# Forum > World of Warcraft > World of Warcraft Bots and Programs > WoW Memory Editing >  DLL-Injection -> Error 0xc0000135

## flo8464

Hi. 

I never had any problems with injecting my modules. 

But since I use boost::asio/boost::thread/boost::mutex everything seems messed up. Every time I try to inject my DLL, my remote thread on LoadLibraryW() fails and a messagebox pops up:



Most results I found via google where just about a missing .NET-Dll, and I don't really know how to debug that thread so my hope is that this messagebox says something usefull.

Thanks.  :Smile:

----------


## zzgw

Well, as you said, looks like it can't find a certain DLL. Are you sure the boost libraries are statically linked?

----------


## flo8464

Well, I compiled them myself using those Jamfiles.

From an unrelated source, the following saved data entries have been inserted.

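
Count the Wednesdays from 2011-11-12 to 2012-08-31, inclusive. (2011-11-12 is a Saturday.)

42

2011-11-12 is a Saturday; the first Wednesday on or after it is 2011-11-16 (4 days later).
From 2011-11-16 to 2012-08-31: 14 + 31 + 31 + 29 + 31 + 30 + 31 + 30 + 31 + 31 = 289 days (rest of November, December, January, February, March, April, May, June, July, August).
289 ÷ 7 = 41 full weeks with remainder 2, so 41 more Wednesdays after the first → 42.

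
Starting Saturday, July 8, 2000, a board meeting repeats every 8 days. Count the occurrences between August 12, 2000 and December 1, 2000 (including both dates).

14

Occurrences land 8·i days after July 8, 2000 for i = 0, 1, 2, …
August 12, 2000 is 35 days after the start; 35 ÷ 8 = 4 remainder 3; since the remainder is 3, round up to i = 5. First occurrence in the window: #6 on August 17, 2000 (5×8 = 40 days in).
December 1, 2000 is 146 days after the start; 146 ÷ 8 = 18 remainder 2. Last occurrence in the window: #19 on November 29, 2000.
Occurrences #6 through #19: 14 in total.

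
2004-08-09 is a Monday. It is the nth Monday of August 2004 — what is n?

Day 9 falls in week ⌈9/7⌉ of the month.
Days 1–7 hold the 1st Monday, 8–14 the 2nd, 15–21 the 3rd, 22–28 the 4th, 29–31 the 5th.
9 is in the range for the 2nd.

2nd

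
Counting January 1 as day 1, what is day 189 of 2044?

7 July 2044

January has 31 days (189 − 31 = 158 remain).
February has 29 days (158 − 29 = 129 remain).
March has 31 days (129 − 31 = 98 remain).
April has 30 days (98 − 30 = 68 remain).
May has 31 days (68 − 31 = 37 remain).
June has 30 days (37 − 30 = 7 remain).
7 into July → July 7.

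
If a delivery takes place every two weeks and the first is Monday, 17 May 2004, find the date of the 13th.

The 13th occurrence is 12 intervals after the first: 12 × 14 = 168 days after 17 May 2004.
May has 31 days — 14 days to the end of May leaves 154.
June has 30 days (124 left).
July has 31 days (93 left).
August has 31 days (62 left).
September has 30 days (32 left).
October has 31 days (1 left).
1 day into November → 1 November 2004.

1 November 2004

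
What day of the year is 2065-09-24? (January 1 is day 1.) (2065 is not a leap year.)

267

Days in months before September: 31 + 28 + 31 + 30 + 31 + 30 + 31 + 31 = 243.
Plus 24 days into September → day 267.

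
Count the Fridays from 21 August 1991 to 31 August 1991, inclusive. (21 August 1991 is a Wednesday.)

2

21 August 1991 is a Wednesday; the first Friday on or after it is 23 August 1991 (2 days later).
From 23 August 1991 to 31 August 1991 is 31 − 23 = 8 days.
8 ÷ 7 = 1 full weeks with remainder 1, so 1 more Fridays after the first → 2.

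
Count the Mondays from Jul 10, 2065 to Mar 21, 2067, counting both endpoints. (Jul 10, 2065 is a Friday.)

89

Jul 10, 2065 is a Friday; the first Monday on or after it is Jul 13, 2065 (3 days later).
From Jul 13, 2065 to Mar 21, 2067: 171 + 365 + 80 = 616 days (rest of 2065, 2066, to Mar 21, 2067 in 2067).
616 ÷ 7 = 88 full weeks with remainder 0, so 88 more Mondays after the first → 89.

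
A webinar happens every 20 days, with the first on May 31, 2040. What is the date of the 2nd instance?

Jun 20, 2040

The 2nd occurrence is 1 interval after the first: 1 × 20 = 20 days after May 31, 2040.
May has 31 days — 0 days to the end of May leaves 20.
20 days into Jun → Jun 20, 2040.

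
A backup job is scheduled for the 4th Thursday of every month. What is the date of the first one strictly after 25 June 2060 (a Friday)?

22 July 2060

June 2060 starts on a Tuesday; its first Thursday is the 3rd, so the 4th Thursday is the 24th — 24 June 2060.
That is not after 25 June 2060, so look at July 2060.
July 2060 starts on a Thursday; its first Thursday is the 1st, so the 4th Thursday is the 22nd — 22 July 2060.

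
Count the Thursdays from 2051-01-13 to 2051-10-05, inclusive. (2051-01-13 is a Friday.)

2051-01-13 is a Friday; the first Thursday on or after it is 2051-01-19 (6 days later).
From 2051-01-19 to 2051-10-05: 12 + 28 + 31 + 30 + 31 + 30 + 31 + 31 + 30 + 5 = 259 days (rest of January, February, March, April, May, June, July, August, September, October).
259 ÷ 7 = 37 full weeks with remainder 0, so 37 more Thursdays after the first → 38.

38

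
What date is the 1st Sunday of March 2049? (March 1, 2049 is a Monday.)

7 March 2049

March 2049 begins on a Monday, so the first Sunday is March 7 (6 days later).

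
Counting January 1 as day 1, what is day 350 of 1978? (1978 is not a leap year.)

Jan has 31 days (350 − 31 = 319 remain).
Feb has 28 days (319 − 28 = 291 remain).
Mar has 31 days (291 − 31 = 260 remain).
Apr has 30 days (260 − 30 = 230 remain).
May has 31 days (230 − 31 = 199 remain).
Jun has 30 days (199 − 30 = 169 remain).
Jul has 31 days (169 − 31 = 138 remain).
Aug has 31 days (138 − 31 = 107 remain).
Sep has 30 days (107 − 30 = 77 remain).
Oct has 31 days (77 − 31 = 46 remain).
Nov has 30 days (46 − 30 = 16 remain).
16 into Dec → Dec 16.

Dec 16, 1978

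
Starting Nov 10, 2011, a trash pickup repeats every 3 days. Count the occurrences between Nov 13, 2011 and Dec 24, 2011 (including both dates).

14

Occurrences land 3·i days after Nov 10, 2011 for i = 0, 1, 2, …
Nov 13, 2011 is 3 days after the start; 3 ÷ 3 = 1 remainder 0. First occurrence in the window: #2 on Nov 13, 2011 (1×3 = 3 days in).
Dec 24, 2011 is 44 days after the start; 44 ÷ 3 = 14 remainder 2. Last occurrence in the window: #15 on Dec 22, 2011.
Occurrences #2 through #15: 14 in total.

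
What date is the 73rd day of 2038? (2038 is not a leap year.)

2038-03-14

January has 31 days (73 − 31 = 42 remain).
February has 28 days (42 − 28 = 14 remain).
14 into March → March 14.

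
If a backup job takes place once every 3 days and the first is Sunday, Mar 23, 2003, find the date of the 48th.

The 48th occurrence is 47 intervals after the first: 47 × 3 = 141 days after Mar 23, 2003.
Mar has 31 days — 8 days to the end of Mar leaves 133.
Apr has 30 days (103 left).
May has 31 days (72 left).
Jun has 30 days (42 left).
Jul has 31 days (11 left).
11 days into Aug → Aug 11, 2003.

Aug 11, 2003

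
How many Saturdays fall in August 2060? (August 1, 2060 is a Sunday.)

4

August 1, 2060 is a Sunday; the first Saturday on or after it is August 7, 2060 (6 days later).
From August 7, 2060 to August 31, 2060 is 31 − 7 = 24 days.
24 ÷ 7 = 3 full weeks with remainder 3, so 3 more Saturdays after the first → 4.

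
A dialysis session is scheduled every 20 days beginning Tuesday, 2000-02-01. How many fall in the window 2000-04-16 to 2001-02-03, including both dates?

Occurrences land 20·i days after 2000-02-01 for i = 0, 1, 2, …
2000-04-16 is 75 days after the start; 75 ÷ 20 = 3 remainder 15; since the remainder is 15, round up to i = 4. First occurrence in the window: #5 on 2000-04-21 (4×20 = 80 days in).
2001-02-03 is 368 days after the start; 368 ÷ 20 = 18 remainder 8. Last occurrence in the window: #19 on 2001-01-26.
Occurrences #5 through #19: 15 in total.

15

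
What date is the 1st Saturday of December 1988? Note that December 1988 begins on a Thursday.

December 1988 begins on a Thursday, so the first Saturday is December 3 (2 days later).

3 December 1988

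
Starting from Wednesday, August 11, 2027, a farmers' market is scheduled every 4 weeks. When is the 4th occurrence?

November 3, 2027

The 4th occurrence is 3 intervals after the first: 3 × 28 = 84 days after August 11, 2027.
August has 31 days — 20 days to the end of August leaves 64.
September has 30 days (34 left).
October has 31 days (3 left).
3 days into November → November 3, 2027.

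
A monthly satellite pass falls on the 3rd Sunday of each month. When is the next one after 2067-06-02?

2067-06-19

June 2067 starts on a Wednesday; its first Sunday is the 5th, so the 3rd Sunday is the 19th — 2067-06-19.
2067-06-19 is after 2067-06-02, so that is the next one.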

But it's a good idea, maybe I should download compiled boost-libs somewhere.

Thanks.

----------


## Cypher

If you did a full compile of Boost then you should have them statically linked by default.

Ummmm.

Would you mind posting the source code so we can take a look?

----------


## flo8464

That fixed it, accidently compiled it to multithreaded *with DLL*.

Stupid mistake.

----------


## Cypher

Rofl, failure.

You should do what I do, just use "--build-type=complete" and let the Boost headers do the magic for you. It should static link by default.

Also, I hope you're only static linking Boost and not the CRT. Static linking the CRT can have certain security ramifications and you should only do it if you know what they are and that you're not causing any of them to manifest.

----------


## flo8464

I never even thought about linking CRT static. 
It bloats the executeables.

Static linking the code boost::thread requires increased the filesize by 10kb, nothing serious.

----------